The words of the Monitor’s Oath flashed through Magda’s mind: enter no mind save to help or heal and only by consent. These people had never heard of this obligation. The thought of Camilla, forced unwilling to enter, undesired, that painful openness, made her shake with rage. At that moment, if she had had a weapon, she could cheerfully have killed Rafaella.
Did Rafaella even know what she was proposing or how painful it would be?
“Listen to me, Margali,” said Rafaella earnestly. “We are sisters in Bridge Society—perhaps we haven’t been as good friends sometimes as we might, but just the same, we’re working for the same objectives, aren’t we?”

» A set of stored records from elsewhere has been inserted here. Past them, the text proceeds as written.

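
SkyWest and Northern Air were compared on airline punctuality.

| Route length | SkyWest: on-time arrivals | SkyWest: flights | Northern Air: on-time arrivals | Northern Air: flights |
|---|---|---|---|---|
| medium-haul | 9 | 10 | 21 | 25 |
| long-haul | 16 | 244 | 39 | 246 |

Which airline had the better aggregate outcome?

Medium-haul: SkyWest 9/10 = 90.0%, Northern Air 21/25 = 84.0% → SkyWest
Long-haul: SkyWest 16/244 = 6.6%, Northern Air 39/246 = 15.9% → Northern Air
Overall: SkyWest 25/254 = 9.8%, Northern Air 60/271 = 22.1% → Northern Air
(Neither sweeps every route group, but Northern Air has the higher pooled rate.)

Northern Air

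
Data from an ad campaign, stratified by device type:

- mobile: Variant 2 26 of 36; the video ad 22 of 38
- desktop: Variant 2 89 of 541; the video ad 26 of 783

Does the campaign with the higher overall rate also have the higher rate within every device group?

Yes

Mobile: Variant 2 26/36 = 72.2%, the video ad 22/38 = 57.9% → Variant 2
Desktop: Variant 2 89/541 = 16.5%, the video ad 26/783 = 3.3% → Variant 2
Overall: Variant 2 115/577 = 19.9%, the video ad 48/821 = 5.8% → Variant 2
Variant 2 wins overall and in every device group — no reversal.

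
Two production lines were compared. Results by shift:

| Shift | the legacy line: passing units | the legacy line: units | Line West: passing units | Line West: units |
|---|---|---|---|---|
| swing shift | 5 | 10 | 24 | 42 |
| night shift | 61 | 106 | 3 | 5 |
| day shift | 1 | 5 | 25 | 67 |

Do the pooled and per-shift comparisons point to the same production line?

Swing shift: the legacy line 5/10 = 50.0%, Line West 24/42 = 57.1% → Line West
Night shift: the legacy line 61/106 = 57.5%, Line West 3/5 = 60.0% → Line West
Day shift: the legacy line 1/5 = 20.0%, Line West 25/67 = 37.3% → Line West
Overall: the legacy line 67/121 = 55.4%, Line West 52/114 = 45.6% → the legacy line
Line West wins each shift group but the legacy line wins overall — the comparison reverses. Line West's units skew toward day shift, which has a lower base rate.

No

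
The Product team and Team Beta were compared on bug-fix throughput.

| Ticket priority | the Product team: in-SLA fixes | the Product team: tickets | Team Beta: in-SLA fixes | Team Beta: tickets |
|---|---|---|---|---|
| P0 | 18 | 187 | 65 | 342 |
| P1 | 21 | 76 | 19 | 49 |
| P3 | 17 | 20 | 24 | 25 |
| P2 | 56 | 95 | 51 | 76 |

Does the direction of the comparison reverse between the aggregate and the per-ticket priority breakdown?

No

P0: the Product team 18/187 = 9.6%, Team Beta 65/342 = 19.0% → Team Beta
P1: the Product team 21/76 = 27.6%, Team Beta 19/49 = 38.8% → Team Beta
P3: the Product team 17/20 = 85.0%, Team Beta 24/25 = 96.0% → Team Beta
P2: the Product team 56/95 = 58.9%, Team Beta 51/76 = 67.1% → Team Beta
Overall: the Product team 112/378 = 29.6%, Team Beta 159/492 = 32.3% → Team Beta
Team Beta wins overall and in every ticket group — no reversal.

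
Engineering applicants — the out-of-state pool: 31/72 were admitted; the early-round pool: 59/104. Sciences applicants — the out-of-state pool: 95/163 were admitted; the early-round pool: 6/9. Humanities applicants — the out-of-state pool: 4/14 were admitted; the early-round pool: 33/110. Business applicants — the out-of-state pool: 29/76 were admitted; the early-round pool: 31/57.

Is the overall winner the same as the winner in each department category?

No

Engineering: the out-of-state pool 31/72 = 43.1%, the early-round pool 59/104 = 56.7% → the early-round pool
Sciences: the out-of-state pool 95/163 = 58.3%, the early-round pool 6/9 = 66.7% → the early-round pool
Humanities: the out-of-state pool 4/14 = 28.6%, the early-round pool 33/110 = 30.0% → the early-round pool
Business: the out-of-state pool 29/76 = 38.2%, the early-round pool 31/57 = 54.4% → the early-round pool
Overall: the out-of-state pool 159/325 = 48.9%, the early-round pool 129/280 = 46.1% → the out-of-state pool
The early-round pool wins each department group but the out-of-state pool wins overall — the comparison reverses. The early-round pool's applicants skew toward Humanities, which has a lower base rate.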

“Are we? I don’t think so. It seems to me that if your motives are the same as the Bridge Society you would have brought your proposal to Cholayna, or to me, or even to Jaelle or Camilla herself. Lieutenant Anders—” she used Lexie’s official rank deliberately, “is not a member of Bridge. Why go to her?”
“It was she who came to me with this proposal. And if you do not know why she would not come to you or to Cholayna with it—I should have known, of course, you would never admit anything could be done, in Bridge, or in the Empire, without your being a part of it.” Rafaella’s words were an angry torrent, but a brief gesture from Acquilara cut her off.

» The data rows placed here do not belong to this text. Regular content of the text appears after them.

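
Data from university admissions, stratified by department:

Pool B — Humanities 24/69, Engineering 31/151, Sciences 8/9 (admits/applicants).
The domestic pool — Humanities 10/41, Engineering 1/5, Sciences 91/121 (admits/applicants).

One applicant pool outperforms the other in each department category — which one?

Humanities: Pool B 24/69 = 34.8%, the domestic pool 10/41 = 24.4% → Pool B
Engineering: Pool B 31/151 = 20.5%, the domestic pool 1/5 = 20.0% → Pool B
Sciences: Pool B 8/9 = 88.9%, the domestic pool 91/121 = 75.2% → Pool B
Pool B has the higher rate in all 3 groups.

Pool B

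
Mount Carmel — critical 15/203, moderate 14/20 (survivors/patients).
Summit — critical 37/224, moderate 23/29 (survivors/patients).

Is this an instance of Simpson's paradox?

No

Critical: Mount Carmel 15/203 = 7.4%, Summit 37/224 = 16.5% → Summit
Moderate: Mount Carmel 14/20 = 70.0%, Summit 23/29 = 79.3% → Summit
Overall: Mount Carmel 29/223 = 13.0%, Summit 60/253 = 23.7% → Summit
Summit wins overall and in every case group — no reversal.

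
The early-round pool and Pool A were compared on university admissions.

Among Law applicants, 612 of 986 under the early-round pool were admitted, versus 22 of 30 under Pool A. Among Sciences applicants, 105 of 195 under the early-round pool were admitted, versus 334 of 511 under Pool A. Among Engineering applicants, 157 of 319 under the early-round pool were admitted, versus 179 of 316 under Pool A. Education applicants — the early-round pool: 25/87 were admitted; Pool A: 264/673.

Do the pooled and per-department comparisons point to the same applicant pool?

Law: the early-round pool 612/986 = 62.1%, Pool A 22/30 = 73.3% → Pool A
Sciences: the early-round pool 105/195 = 53.8%, Pool A 334/511 = 65.4% → Pool A
Engineering: the early-round pool 157/319 = 49.2%, Pool A 179/316 = 56.6% → Pool A
Education: the early-round pool 25/87 = 28.7%, Pool A 264/673 = 39.2% → Pool A
Overall: the early-round pool 899/1587 = 56.6%, Pool A 799/1530 = 52.2% → the early-round pool
Pool A wins each department group but the early-round pool wins overall — the comparison reverses. Pool A's applicants skew toward Education, which has a lower base rate.

No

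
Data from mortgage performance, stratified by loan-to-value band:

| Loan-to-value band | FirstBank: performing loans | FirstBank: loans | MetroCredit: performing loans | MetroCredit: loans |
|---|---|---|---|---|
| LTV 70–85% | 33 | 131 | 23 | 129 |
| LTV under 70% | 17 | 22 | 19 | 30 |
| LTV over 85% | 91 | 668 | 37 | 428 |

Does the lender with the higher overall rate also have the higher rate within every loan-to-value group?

Yes

LTV 70–85%: FirstBank 33/131 = 25.2%, MetroCredit 23/129 = 17.8% → FirstBank
LTV under 70%: FirstBank 17/22 = 77.3%, MetroCredit 19/30 = 63.3% → FirstBank
LTV over 85%: FirstBank 91/668 = 13.6%, MetroCredit 37/428 = 8.6% → FirstBank
Overall: FirstBank 141/821 = 17.2%, MetroCredit 79/587 = 13.5% → FirstBank
FirstBank wins overall and in every loan-to-value group — no reversal.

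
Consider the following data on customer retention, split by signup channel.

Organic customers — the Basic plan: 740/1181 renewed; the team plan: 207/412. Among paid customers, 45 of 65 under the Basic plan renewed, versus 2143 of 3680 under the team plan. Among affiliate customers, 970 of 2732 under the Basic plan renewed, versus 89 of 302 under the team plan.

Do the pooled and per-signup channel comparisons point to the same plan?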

“Enough. Tell her what the proposal is. I am not interested in your personal grievances against her.”
“Jaelle has had some training in the Forbidden Tower but these women can complete her training until she is more powerful than Leonie of Arilinn. Camilla, too, will be trained to the maximum of which she is capable. If she truly has Hastur blood, she may be the most powerful leronis for many years. Real power awaits them—”
“What makes you think that is what they are looking for?”

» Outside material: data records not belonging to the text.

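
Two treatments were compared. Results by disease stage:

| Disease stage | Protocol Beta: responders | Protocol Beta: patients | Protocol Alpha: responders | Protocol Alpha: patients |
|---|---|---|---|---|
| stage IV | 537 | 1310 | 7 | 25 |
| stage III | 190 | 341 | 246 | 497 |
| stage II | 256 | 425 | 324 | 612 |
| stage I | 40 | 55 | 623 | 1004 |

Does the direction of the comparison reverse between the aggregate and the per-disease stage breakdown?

Stage IV: Protocol Beta 537/1310 = 41.0%, Protocol Alpha 7/25 = 28.0% → Protocol Beta
Stage III: Protocol Beta 190/341 = 55.7%, Protocol Alpha 246/497 = 49.5% → Protocol Beta
Stage II: Protocol Beta 256/425 = 60.2%, Protocol Alpha 324/612 = 52.9% → Protocol Beta
Stage I: Protocol Beta 40/55 = 72.7%, Protocol Alpha 623/1004 = 62.1% → Protocol Beta
Overall: Protocol Beta 1023/2131 = 48.0%, Protocol Alpha 1200/2138 = 56.1% → Protocol Alpha
Protocol Beta wins each disease group but Protocol Alpha wins overall — the comparison reverses. Protocol Beta's patients skew toward stage IV, which has a lower base rate.

Yes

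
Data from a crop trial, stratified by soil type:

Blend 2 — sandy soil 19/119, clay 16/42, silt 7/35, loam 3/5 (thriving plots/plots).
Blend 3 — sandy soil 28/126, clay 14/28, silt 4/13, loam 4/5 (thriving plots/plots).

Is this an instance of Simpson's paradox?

No

Sandy soil: Blend 2 19/119 = 16.0%, Blend 3 28/126 = 22.2% → Blend 3
Clay: Blend 2 16/42 = 38.1%, Blend 3 14/28 = 50.0% → Blend 3
Silt: Blend 2 7/35 = 20.0%, Blend 3 4/13 = 30.8% → Blend 3
Loam: Blend 2 3/5 = 60.0%, Blend 3 4/5 = 80.0% → Blend 3
Overall: Blend 2 45/201 = 22.4%, Blend 3 50/172 = 29.1% → Blend 3
Blend 3 wins overall and in every soil group — no reversal.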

It was Acquilara who answered. “For wha
t else did they come into these hills in search of the old crow-goddess in her abandoned shrine? Was it not to seek the full potential of what powers they might one day have? They may not know it, but that is what they were doing. This is the end of every quest; to become what you are, and this means power, real power, not philosophy and moral lectures. From the crow-people they will get austerities without number, and at the end, a pledge never to use or indulge their powers. They will be told that the end of all wisdom is to know and to refrain from doing, for actually doing anything would be black sorcery.” Acquilara’s face was savage with contempt. “I can offer them better than that.”
“While if they are taught here by Acquilara,” said Rafaella, “at the end of their training they will be sent back to Thendara, armed with the means to make some real changes in their world, to turn it to their own real advantage. Jaelle on the Council, as she could have been, should have been all along. And Camilla—there’s no end to what Camilla might do. She could rule all the Towers in the Domains.”
“That’s not what Camilla wants.”
“It is what, as a Hastur, she ought to want. And when I am done with her, she will want it,” said Acquilara with unshakable confidence.
This woman had power. Magda could feel it in her very stance, her gestures, Acquilara gestured to Lexie to go on.
“You are very naïve, Lorne,” Lexie added. “That is why you have meddled in so many things and never achieved anything real. Have you seen your file in personnel at HQ? I have. Do you know what they say of you? You could be in a real position of power… ”
Magda found her voice.
“I can’t presume to tell you what Camilla and Jaelle want,” she said, “but I can tell you that power, in that form anyhow, is not what I want.”
“And I can tell you that you are a liar,” Lexie said. “For all the talk, there is really only one real game, only one thing anyone wants, and that is power. Pretend, be a hypocrite if you like, deny it, lie about it, I know better; that is what everybody wants.”